For each board, Mark can guess how much money spent can turn into actual people seeing the board. A lower budget might result in a person seeing the billboard less frequently, but that just means it’ll need to be run longer to achieve that six-times-in-90-days sweet spot.
- Price the Outcome
With this information in hand, you can now officially decide what amount of money you’re comfortable spending to reach your specific goals.
During this part of the process, you’ll have to be honest about your needs and goals. What can you realistically spend, and for how long? The best way to make your budget work for you is to commit to consistency.
Mark offers a simple example to consider. One billboard running your ad once per minute costs approximately $5,000 monthly (this can vary by market), and that’s an effective frequency. A $2,000 budget split across multiple boards simply can’t deliver the same exposure.
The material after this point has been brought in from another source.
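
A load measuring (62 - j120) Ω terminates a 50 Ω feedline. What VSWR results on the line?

Γ = (Z_L − Z_0)/(Z_L + Z_0) = (12 − j120)/(112 − j120)
|Γ| = 121/164 = 0.735
VSWR = (1 + |Γ|)/(1 − |Γ|) = 1.73/0.265

VSWR ≈ 6.54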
When Mark is working with a business with a fixed budget, he suggests a customizable option. Businesses can choose to run their boards only at certain times, such as during morning and evening rush hours when most people drive.
Start with the outcome you want to see, then build your budget. And don’t forget, our team is here to work with you and your goals every step of the way.
- Concentrate, Then Expand
Let’s go back to the 90-day goal. Once you’ve set your placements and budget, Mark can execute your campaign with this timeline in mind. For those 90 days, we’ll track real results from real people.
After you see success in those 90 days, we’ll evaluate your goals and adjust them. 90 days is enough to make a real difference in your brand recognition, but it’s also just the beginning.
The hope is this: by the time customers need what you sell, they’ve already seen your name six times. You’re not asking strangers to trust you. You’re talking to people who already know your name.
Frequently Asked Questions
Why does the minimum effective budget vary by market?
Differences in population, billboard availability, and competitors create different minimums across markets. A campaign that works at $1,000 monthly in one city with abundant billboards and lower costs per impression requires more investment in competitive areas where costs per impression run higher and board availability gets constrained by demand.
When should businesses NOT use billboards?
- If your product is too complex to explain in a few words
- If you don’t have a clear target location where you want to reach customers
- If you’re just beginning to market your product or service
Billboards work for pure awareness campaigns when businesses can sustain operations while building recognition.
What happens after the initial 90-day campaign?
Businesses don’t need to maintain full market takeover budgets indefinitely. After establishing recognition with 70-80% board coverage in the first 90 days, companies can drop to 40-50% board coverage for maintenance while moving budget to a second market for another concentrated push.
This phased approach prevents competitors from filling the awareness gap while managing costs more efficiently than permanent saturation.
Each business and their goals are different, so Blip will work with you personally to make a plan that works for you.